Shin Shalom (Shalom Joseph Shapira), grandson of Chaim Meir Jehiel Shapira, Hassidic Rabbi of Drohobycz, is considered to be one of the greatest Israeli poets of the twentieth century. Chaim Nachman Bialik and Nelly Sachs called Shin Shalom “king of peace” and “pioneer of cross-culture dialogue”. Literary historians of Hebrew literature regard him as the main exponent of modernism. The descendant of the Drohobyczian dynasty came to be known as the master of paradox in the spirit of ancient prophets of Israel. The poetic work of Shin Shalom reveals tension between human existence and historicity. Poems “Hidden Light”, “Small Window” and “Pure Beauty” are the masterpieces of symbolism and Hasidic spirituality.
Shin Shalom’s grandfather, even in time of period of persecutions toward Jews, was a true lover of Jerusalem, charismatic city of justice. Chaim Schapira was awarded the title Admor, generally reserved for the heads of Hasidic communities. The Drohobyczian Rabbi believed that Jerusalem Temple would become a place of dialogue and prayer for different cultures. Shapira was the advocate of unity over religious divisions. The Admor awaited reconciliation between Jews and Catholics in the Holy Land.

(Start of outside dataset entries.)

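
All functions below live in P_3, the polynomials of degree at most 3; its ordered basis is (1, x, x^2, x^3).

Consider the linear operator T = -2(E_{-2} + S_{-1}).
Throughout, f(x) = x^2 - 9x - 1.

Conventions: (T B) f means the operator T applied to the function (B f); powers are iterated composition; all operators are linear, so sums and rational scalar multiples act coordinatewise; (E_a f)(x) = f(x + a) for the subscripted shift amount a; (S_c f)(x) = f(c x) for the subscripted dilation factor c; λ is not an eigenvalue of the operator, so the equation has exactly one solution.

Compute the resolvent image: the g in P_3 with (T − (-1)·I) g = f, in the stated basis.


the image equals g(x) = -(1/3)x^2 - (19/3)x - 65/9

write g with unknown coordinates in the stated basis and equate coefficients in (T − (-1)·I) g = f
solving from the highest basis element down gives g = -(1/3)x^2 - (19/3)x - 65/9
check: T g = (4/3)x^2 - (8/3)x + 56/9
so T g − (-1)·g = x^2 - 9x - 1 = f ✓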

Shin Shalom was born in 1904 in Parczew, near Lublin, city of tzaddikis. He received traditional Hasidic and secular education. In Vienna, where his family moved in the wake of World War I, he started to write poetry, at first in German, and then in Hebrew. In 1922 he immigrated to Palestine. In 1926 he joined members of his family to found Kefar Hasidim. From 1930 to 1931 he studied philosophy at the University in Erlangen. This Hebrew poet taught literature in Jerusalem, Hadera and Rosh Pina. In 1990 Shalom was given honorary citizenship of Haifa.

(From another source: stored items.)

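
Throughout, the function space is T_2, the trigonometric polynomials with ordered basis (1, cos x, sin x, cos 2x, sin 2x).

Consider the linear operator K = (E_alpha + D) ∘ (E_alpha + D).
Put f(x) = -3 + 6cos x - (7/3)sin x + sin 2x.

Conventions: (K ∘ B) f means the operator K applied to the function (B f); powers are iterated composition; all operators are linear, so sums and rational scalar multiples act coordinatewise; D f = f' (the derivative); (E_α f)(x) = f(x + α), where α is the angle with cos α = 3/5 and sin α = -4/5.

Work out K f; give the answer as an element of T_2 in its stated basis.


E_alpha f = -3 + (82/15)cos x + (17/5)sin x - (24/25)cos 2x - (7/25)sin 2x
D f = -(7/3)cos x - 6sin x + 2cos 2x
(E_alpha + D) f = -3 + (47/15)cos x - (13/5)sin x + (26/25)cos 2x - (7/25)sin 2x
E_alpha (E_alpha + D) f = -3 + (99/25)cos x + (71/75)sin x - (14/625)cos 2x + (673/625)sin 2x
D (E_alpha + D) f = -(13/5)cos x - (47/15)sin x - (14/25)cos 2x - (52/25)sin 2x
(E_alpha + D) (E_alpha + D) f = -3 + (34/25)cos x - (164/75)sin x - (364/625)cos 2x - (627/625)sin 2x

the result is g(x) = -3 + (34/25)cos x - (164/75)sin x - (364/625)cos 2x - (627/625)sin 2x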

Shin Shalom received several international literary awards and presided over the Hebrew Writers Association. Ada Aharoni, Israeli poet and translator of Shin Shalom from Hebrew into English is the initiator of the International Shin Shalom Poetry Competition which attracts poets and philosophers from all over the world. In 1992 Professor Aharoni, candidate for the Nobel Peace Prize, organized XIII World Congress of Poets in Haifa dedicated to the memory of Shin Shalom. After the Congress Nathan Aluf expressed his gratitude toward the Drohobyczian demiurge who was the architect of bridges between cultures.

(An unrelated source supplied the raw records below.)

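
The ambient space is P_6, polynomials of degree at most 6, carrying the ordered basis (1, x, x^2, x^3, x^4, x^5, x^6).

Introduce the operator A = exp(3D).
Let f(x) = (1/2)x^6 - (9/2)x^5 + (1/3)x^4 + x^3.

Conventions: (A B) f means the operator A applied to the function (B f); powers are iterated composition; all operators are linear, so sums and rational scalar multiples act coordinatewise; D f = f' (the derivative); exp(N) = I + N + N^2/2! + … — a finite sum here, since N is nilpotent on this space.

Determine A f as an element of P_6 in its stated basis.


order-1 term: 9x^5 - (135/2)x^4 + 4x^3 + 9x^2
order-2 term: (135/2)x^4 - 405x^3 + 18x^2 + 27x
order-3 term: 270x^3 - 1215x^2 + 36x + 27
order-4 term: (1215/2)x^2 - (3645/2)x + 27
order-5 term: 729x - 2187/2
order-6 term: 729/2
the series for exp(3D) f terminates at order 6
exp(3D) f = (1/2)x^6 + (9/2)x^5 + (1/3)x^4 - 130x^3 - (1161/2)x^2 - (2061/2)x - 675

the image equals g(x) = (1/2)x^6 + (9/2)x^5 + (1/3)x^4 - 130x^3 - (1161/2)x^2 - (2061/2)x - 675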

In his Hebrew poetry Shin Shalom, comes back to Drohobycz, the Promised Land and the city of his grandfathers. For this peace visionary, Drohobycz is the center of the Hasidic movement in Eastern Europe and the harp of David with recording arias of divided nations. Shin Shalom’s poetry is full of apocalyptic prophecy and visions of Messiah who will expand covenant and bring the Kingdom of Love.